December 24, 2012
Besieged by criticism from right and left, and considerable skepticism from his former Senate colleagues, Chuck Hagel appears to be following the path of Susan Rice as a trial-balloon nominee who finds himself quickly losing altitude in Washington. And as happened with Rice, the White House is now signaling that it may soon puncture Hagel's hopes.
Just as occurred with Rice, the U.N. ambassador whose prospective nomination as secretary of State—leaked to the media—flamed out in the face of widespread criticism of her, President Obama appears to be rethinking his choice for Defense secretary.
A senior administration official told National Journal on Sunday that it was “fair” to say Obama is considering candidates other than Hagel for Defense secretary, in particular Michele Flournoy, who was under secretary of Defense for policy in Obama's first term, and Ashton Carter, the current deputy Defense secretary. Only a week ago, Bloomberg News reported that Hagel was Obama’s top choice.
The White House's revised characterization of Hagel’s standing came after what was, for the former Republican senator, a particularly discouraging series of comments on the Sunday-morning talk shows. Outgoing Connecticut Sen. Joe Lieberman, an independent, told CNN’s “State of the Union” that it would be “a very tough confirmation process,” while on NBC’s “Meet the Press,” Hagel’s former fellow Republican in the Senate, Lindsey Graham, said Hagel’s would be “a challenging nomination.” Graham added: “I don’t think he’s going to get many Republican votes.”

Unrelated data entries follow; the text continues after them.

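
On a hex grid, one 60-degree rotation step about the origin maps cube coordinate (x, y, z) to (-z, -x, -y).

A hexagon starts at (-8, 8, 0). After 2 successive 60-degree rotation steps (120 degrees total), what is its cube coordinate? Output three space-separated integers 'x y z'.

Start: (-8, 8, 0)
Step 1: (-8, 8, 0) -> (-(0), -(-8), -(8)) = (0, 8, -8)
Step 2: (0, 8, -8) -> (-(-8), -(0), -(8)) = (8, 0, -8)

Answer: 8 0 -8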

While much of the criticism centers on questions of whether Hagel has been a strong enough supporter of Israel and tough enough on Iran--as well as past comments he made about gay people--he is also paying, in part, for his bluntness and bravery in advocating unpopular positions during his 12 years in the Senate. Hagel’s gutsy and prescient stand against his own party and President George W. Bush in the run-up to the Iraq invasion—and his criticism of the war’s management afterwards—all but cost him his political career, turning him from a possible GOP presidential contender into a pariah within his party.
As early as the spring of 2002, as stories began to circulate that Bush was intent on going to war with Iraq, Hagel, a member of the Senate Foreign Relations Committee, began warning against the overextension of U.S. power. "We can't just say, 'Let's go take Saddam Hussein out,'" he said at a luncheon in June 2002. "I suppose that militarily we could. But you'd better understand what's coming, if we do. We could inflame the Arab-Muslim world like nothing we've ever seen."
Hagel also endeared himself to Obama with foreign-policy advice when the latter was a freshman senator, and later recommended that the Democratic presidential candidate pick Hagel’s longtime ally in the Senate, Joe Biden, as his running mate. (The two had worked together to tone down the war authorization act passed by Congress before the Iraq invasion.)
But now, in what appears to be another failed trial balloon, Obama may be calculating that the political cost of pushing through a Hagel nomination at a time of critical talks over fiscal issues may be too high. A similar pattern played out with Rice. In mid-November, The Washington Post reported that, according to senior administration officials, Rice would “almost certainly” get the State Department job. But by early December, as it became clear that Rice’s support in the Senate was tenuous at best, a senior administration official signaled that the president was backing off, telling National Journal that Obama was “genuinely conflicted” between choosing Rice and Sen. John Kerry. Rice ultimately took the hint and withdrew, and Kerry was nominated last week.